In the evening we somehow stumbled upon
Batman and Robin on cable and watched the first half of it, mostly because of the Schwarzenegger and slash factors, and were enjoying it a lot until the endless motorcycle chase stuff. Wow, Batman and Robin are gay together! I mean, I knew that, but sometimes I forget how gay! At least until Uma and Alicia show up. I wanted to turn it off at that point anyway because
In Good Company was on and that's been on my to-see list really since it was in the theater where I missed it, since I usually like Dennis Quaid and Scarlett Johansson a lot. What a sweet boycrush story!

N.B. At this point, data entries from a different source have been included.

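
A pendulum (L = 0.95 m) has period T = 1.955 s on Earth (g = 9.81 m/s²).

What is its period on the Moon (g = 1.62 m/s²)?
T = 2π√(L/g), so T_moon/T_earth = √(g_earth/g_moon)
T_moon = 2π√(0.95/1.62) = 4.812 s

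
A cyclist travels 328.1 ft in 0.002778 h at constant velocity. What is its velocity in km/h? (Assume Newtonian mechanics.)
v = d/t (with unit conversion) = 36.0 km/h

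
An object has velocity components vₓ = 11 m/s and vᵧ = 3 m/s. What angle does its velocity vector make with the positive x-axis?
θ = arctan(vᵧ/vₓ) = arctan(3/11) = 15.26°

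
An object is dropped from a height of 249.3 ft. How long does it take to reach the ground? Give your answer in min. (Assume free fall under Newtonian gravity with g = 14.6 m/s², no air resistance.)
t = √(2h/g) (with unit conversion) = 0.05377 min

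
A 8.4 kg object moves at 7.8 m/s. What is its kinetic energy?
KE = ½mv² = ½×8.4×7.8² = 255.528 J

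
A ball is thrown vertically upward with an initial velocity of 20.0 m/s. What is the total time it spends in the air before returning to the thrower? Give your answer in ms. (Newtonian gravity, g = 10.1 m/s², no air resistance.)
t_total = 2v₀/g (with unit conversion) = 3960.0 ms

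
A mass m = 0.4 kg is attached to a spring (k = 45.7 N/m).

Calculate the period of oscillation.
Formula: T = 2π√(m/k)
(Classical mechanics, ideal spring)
T = 2π√(m/k) = 2π√(0.4/45.7) = 0.5878 s; f = 1/T = 1.701 Hz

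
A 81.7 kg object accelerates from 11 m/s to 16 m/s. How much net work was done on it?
W_net = ΔKE = ½m(v₂² − v₁²) = ½×81.7×(16² − 11²) = 5514.75 J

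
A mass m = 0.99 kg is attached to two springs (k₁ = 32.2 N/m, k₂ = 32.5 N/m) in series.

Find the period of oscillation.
k_eq = k₁k₂/(k₁+k₂) = 16.17 N/m
T = 2π√(m/k_eq) = 2π√(0.99/16.17) = 1.554 s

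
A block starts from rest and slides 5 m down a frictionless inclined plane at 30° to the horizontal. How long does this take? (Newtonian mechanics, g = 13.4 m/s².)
a = g sin(θ) = 13.4 × sin(30°) = 6.7 m/s²
t = √(2d/a) = √(2 × 5 / 6.7) = 1.22 s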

I thoroughly appreciated Topher Grace's adoration of Dennis! He so only wanted to marry the daughter so he could be the son-in-law. It's not like he was as upset by the breakup as he was by Dennis being angry at him. And Dennis' misplaced jealousy, where he couldn't decide whether he was having a reverse Oedipal crisis over his daughter or wanted his protege all to himself, to such an extent that he got all distracted from his wife and her pregnancy...Marg Helgenberger was really not a good choice for that role, I didn't think, because she looks so plastic-surgery stretched to me, and I really didn't see Dennis being married to someone like that; they'd have done better with someone much more earthy. But I loved the movie, which was one where my kids initially rolled their eyes when they saw what was on TV, then sat down and started watching and requested to stay up to see the end, which amuses me. Now I really want that Iron & Wine song "The Trapeze Swinger" that they played over the closing credits, but freakin' iTunes will not allow downloading of any of the Iron & Wine music on the soundtrack -- you have to buy the whole album, and I already own the David Byrne and Peter Gabriel and other stuff I like from it!
I don't know whether I've ever blathered in this journal about how Amelia Earhart novels are a guilty pleasure of mine, particularly ones where she falls in love with Fred Noonan, for which I blame Rutger Hauer and Diane Keaton in The Final Flight, not to mention Voyager's "The 37s." I know it sucks that she is as famous for disappearing as she is for her achievements. But I would be remiss not to recommend I Was Amelia Earhart (upon which I once very loosely based a piece of Voyager fanfic that I am sure remembers all too well).
The above is Earhart's Lockheed Vega, sold to the Franklin Institute in Philadelphia in June 1933 and displayed there until it was transferred to the Smithsonian Institution in September 1966. You can see the manufacturer mark on the tail. Earhart flew this plane on several of her historic flights, transcontinentally and to Hawaii.
Here is a model of the Electra in which she and Fred Noonan disappeared during their attempt to fly around the world.
And this was Earhart's trophy chest.Tuesday I have to go to Target and return the underwear I bought last weekend because one pair of panties shredded the first time I washed them, before I had even worn them because I always wash them first! Graar!